The fourth screen adaptation of a novel over eighty years old, you’d think people would have figured out that the Orient Express isn’t the safest way to travel by now. Nonetheless, a man has once again been murdered on the passenger train speeding its way through Europe, and it’s up to the famed Belgian detective Hercule (not Hercules) Poirot to figure out which of the eccentric passengers committed the crime. Kenneth Branagh both directs and dons the ludicrous moustache of Poirot for this trip, and is joined by an impeccable A-list cast of suspects including Michelle Pfeiffer, Dame Judi Dench, Johnny Depp, and Daisy Ridley.
Having never read Agatha Christie’s novel or seen one of the previous adaptations I can’t say how well this version matches the tone or plot of the original, but Branagh seems to have opted for a similar style to Guy Richie’s Sherlock Holmes films. The production design is sleek and flashy, with stylised flashbacks and the camera smoothly flowing around the train and its inhabitants, and the story peppered with some action sequences to liven things up.
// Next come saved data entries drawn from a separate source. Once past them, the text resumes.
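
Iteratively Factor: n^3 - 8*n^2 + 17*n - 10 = (n - 1)*(n^2 - 7*n + 10) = (n - 2)*(n - 1)*(n - 5)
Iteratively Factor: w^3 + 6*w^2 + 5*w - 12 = (w + 3)*(w^2 + 3*w - 4) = (w + 3)*(w + 4)*(w - 1)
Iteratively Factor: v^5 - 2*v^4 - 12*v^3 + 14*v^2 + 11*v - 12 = (v + 1)*(v^4 - 3*v^3 - 9*v^2 + 23*v - 12) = (v + 1)*(v + 3)*(v^3 - 6*v^2 + 9*v - 4) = (v - 1)*(v + 1)*(v + 3)*(v^2 - 5*v + 4) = (v - 1)^2*(v + 1)*(v + 3)*(v - 4)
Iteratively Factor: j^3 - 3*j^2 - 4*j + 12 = (j - 2)*(j^2 - j - 6) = (j - 2)*(j + 2)*(j - 3)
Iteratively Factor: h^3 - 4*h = (h - 2)*(h^2 + 2*h) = (h - 2)*(h + 2)*(h)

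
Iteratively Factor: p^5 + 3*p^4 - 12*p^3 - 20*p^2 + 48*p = (p - 2)*(p^4 + 5*p^3 - 2*p^2 - 24*p) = (p - 2)*(p + 3)*(p^3 + 2*p^2 - 8*p) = (p - 2)*(p + 3)*(p + 4)*(p^2 - 2*p) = p*(p - 2)*(p + 3)*(p + 4)*(p - 2)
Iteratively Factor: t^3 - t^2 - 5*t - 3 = (t + 1)*(t^2 - 2*t - 3) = (t - 3)*(t + 1)*(t + 1)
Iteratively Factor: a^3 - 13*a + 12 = (a - 3)*(a^2 + 3*a - 4) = (a - 3)*(a + 4)*(a - 1)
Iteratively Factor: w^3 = (w)*(w^2) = w^2*(w)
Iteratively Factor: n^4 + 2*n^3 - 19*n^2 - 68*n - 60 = (n + 3)*(n^3 - n^2 - 16*n - 20) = (n + 2)*(n + 3)*(n^2 - 3*n - 10) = (n + 2)^2*(n + 3)*(n - 5)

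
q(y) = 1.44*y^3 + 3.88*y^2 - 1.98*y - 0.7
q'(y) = 4.32*y^2 + 7.76*y - 1.98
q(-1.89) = 7.18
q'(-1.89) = -1.21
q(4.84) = 243.88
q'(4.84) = 136.78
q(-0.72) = 2.20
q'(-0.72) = -5.33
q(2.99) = 66.56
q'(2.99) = 59.84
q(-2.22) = 7.06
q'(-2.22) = 2.08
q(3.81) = 127.72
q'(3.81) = 90.30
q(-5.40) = -103.62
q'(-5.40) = 82.09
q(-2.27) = 6.94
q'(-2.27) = 2.67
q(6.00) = 438.14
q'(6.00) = 200.10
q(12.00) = 3022.58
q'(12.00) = 713.22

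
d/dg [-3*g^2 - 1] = -6*g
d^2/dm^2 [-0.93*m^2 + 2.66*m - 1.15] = -1.86000000000000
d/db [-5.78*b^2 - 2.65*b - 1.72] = -11.56*b - 2.65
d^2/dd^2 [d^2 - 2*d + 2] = 2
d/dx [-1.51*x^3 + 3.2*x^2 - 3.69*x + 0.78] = -4.53*x^2 + 6.4*x - 3.69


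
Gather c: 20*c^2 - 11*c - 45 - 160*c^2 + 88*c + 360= -140*c^2 + 77*c + 315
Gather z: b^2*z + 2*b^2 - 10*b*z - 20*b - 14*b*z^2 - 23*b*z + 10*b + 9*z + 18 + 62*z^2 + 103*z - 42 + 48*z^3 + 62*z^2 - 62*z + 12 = 2*b^2 - 10*b + 48*z^3 + z^2*(124 - 14*b) + z*(b^2 - 33*b + 50) - 12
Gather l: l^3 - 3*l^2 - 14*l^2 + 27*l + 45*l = l^3 - 17*l^2 + 72*l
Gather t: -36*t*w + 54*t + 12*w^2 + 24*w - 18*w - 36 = t*(54 - 36*w) + 12*w^2 + 6*w - 36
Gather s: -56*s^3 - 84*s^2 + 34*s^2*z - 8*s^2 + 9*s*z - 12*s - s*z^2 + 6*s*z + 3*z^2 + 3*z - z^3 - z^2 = -56*s^3 + s^2*(34*z - 92) + s*(-z^2 + 15*z - 12) - z^3 + 2*z^2 + 3*z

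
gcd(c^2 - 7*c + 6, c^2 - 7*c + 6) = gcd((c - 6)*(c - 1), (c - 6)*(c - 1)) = c^2 - 7*c + 6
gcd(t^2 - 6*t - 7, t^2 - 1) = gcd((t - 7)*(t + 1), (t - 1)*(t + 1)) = t + 1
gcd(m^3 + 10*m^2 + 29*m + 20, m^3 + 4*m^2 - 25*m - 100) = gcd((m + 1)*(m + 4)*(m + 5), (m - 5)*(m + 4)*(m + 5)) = m^2 + 9*m + 20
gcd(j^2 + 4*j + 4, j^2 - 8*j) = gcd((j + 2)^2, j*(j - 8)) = 1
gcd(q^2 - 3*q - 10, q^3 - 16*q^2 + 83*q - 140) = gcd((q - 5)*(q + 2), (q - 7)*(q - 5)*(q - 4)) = q - 5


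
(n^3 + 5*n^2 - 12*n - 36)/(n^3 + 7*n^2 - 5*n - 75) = (n^2 + 8*n + 12)/(n^2 + 10*n + 25)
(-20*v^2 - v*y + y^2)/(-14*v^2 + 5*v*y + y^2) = (-20*v^2 - v*y + y^2)/(-14*v^2 + 5*v*y + y^2)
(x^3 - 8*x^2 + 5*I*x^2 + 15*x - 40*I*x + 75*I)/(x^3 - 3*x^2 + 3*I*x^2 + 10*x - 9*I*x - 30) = (x - 5)/(x - 2*I)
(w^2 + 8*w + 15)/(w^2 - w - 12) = (w + 5)/(w - 4)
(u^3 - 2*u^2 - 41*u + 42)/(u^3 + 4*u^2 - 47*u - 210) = (u - 1)/(u + 5)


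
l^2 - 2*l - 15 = (l - 5)*(l + 3)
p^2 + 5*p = p*(p + 5)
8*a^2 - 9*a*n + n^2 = (-8*a + n)*(-a + n)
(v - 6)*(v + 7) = v^2 + v - 42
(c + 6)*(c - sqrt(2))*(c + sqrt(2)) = c^3 + 6*c^2 - 2*c - 12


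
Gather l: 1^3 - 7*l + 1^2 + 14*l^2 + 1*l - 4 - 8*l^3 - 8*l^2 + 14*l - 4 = -8*l^3 + 6*l^2 + 8*l - 6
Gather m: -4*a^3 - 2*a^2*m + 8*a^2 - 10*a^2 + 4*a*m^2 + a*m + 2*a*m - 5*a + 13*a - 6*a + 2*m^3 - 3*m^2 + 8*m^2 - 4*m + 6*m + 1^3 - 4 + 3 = -4*a^3 - 2*a^2 + 2*a + 2*m^3 + m^2*(4*a + 5) + m*(-2*a^2 + 3*a + 2)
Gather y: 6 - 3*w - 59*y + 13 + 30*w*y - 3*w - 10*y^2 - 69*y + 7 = -6*w - 10*y^2 + y*(30*w - 128) + 26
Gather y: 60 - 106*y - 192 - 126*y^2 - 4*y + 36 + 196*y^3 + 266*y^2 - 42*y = 196*y^3 + 140*y^2 - 152*y - 96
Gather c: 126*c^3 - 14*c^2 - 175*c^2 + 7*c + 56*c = 126*c^3 - 189*c^2 + 63*c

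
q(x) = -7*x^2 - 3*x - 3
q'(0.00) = -3.00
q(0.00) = -3.00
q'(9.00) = -129.00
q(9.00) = -597.00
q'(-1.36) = 16.04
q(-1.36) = -11.87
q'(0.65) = -12.10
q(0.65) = -7.91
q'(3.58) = -53.12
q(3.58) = -103.45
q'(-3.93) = 52.02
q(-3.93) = -99.32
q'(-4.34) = 57.76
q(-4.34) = -121.83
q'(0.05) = -3.70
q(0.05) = -3.17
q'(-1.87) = 23.18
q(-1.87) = -21.87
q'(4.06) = -59.84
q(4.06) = -130.57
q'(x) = -14*x - 3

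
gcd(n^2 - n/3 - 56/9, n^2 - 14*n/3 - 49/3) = n + 7/3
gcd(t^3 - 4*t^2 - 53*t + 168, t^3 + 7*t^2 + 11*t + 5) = 1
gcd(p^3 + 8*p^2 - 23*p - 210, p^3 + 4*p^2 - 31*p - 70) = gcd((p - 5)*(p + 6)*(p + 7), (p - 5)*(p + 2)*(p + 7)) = p^2 + 2*p - 35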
Unfortunately Poirot is even less suited to be an action hero than Holmes is and these moments feel ludicrous and often comical. A good mystery requires the time to slowly and thoughtfully piece together all the clues to narrow down the list of suspects, which doesn’t quite fit with the detective fighting off attackers with his walking stick.
At times Murder on the Orient Express feels as though it was only made so that Branagh could be the hero of his own franchise, particularly with an overt reference to Death on the Nile to tease a sequel at the end. Most of the other train passengers are pushed to the side in favour of exploring Poirot’s own quirks and eccentricities and are reduced to the typical one-note characterisations of a murder mystery. There’s the gangster, the butler, the dame, and so on. Fortunately the supporting cast is strong enough to at least make these characters entertaining if nothing else. Pfeiffer is deliciously camp as the flirtatious widow Caroline Hubbard, and the usually comedic Josh Gad delivers a surprisingly sympathetic portrayal as the haggard accountant of Johnny Depp’s gangster character Ratchett. Fans of Depp can take comfort from knowing this is one of his most grounded and believable performances in years, echoing his Whitey Bulger from 2015’s Black Mass, while those who’ve gone off the actor since his domestic violence allegations will be pleased to see him killed off at the end of the first act. Apologies for spoiling an eighty-year-old story.
Yet the entertaining performances only carry so far, and when the mystery is solved none of the characters feel developed enough to give the final reveal much of an impact. That’s not to say Murder on the Orient Express isn’t a fun enough ride while it lasts, but it’s unlikely audiences will have as much fun as Branagh and the cast seem to be having.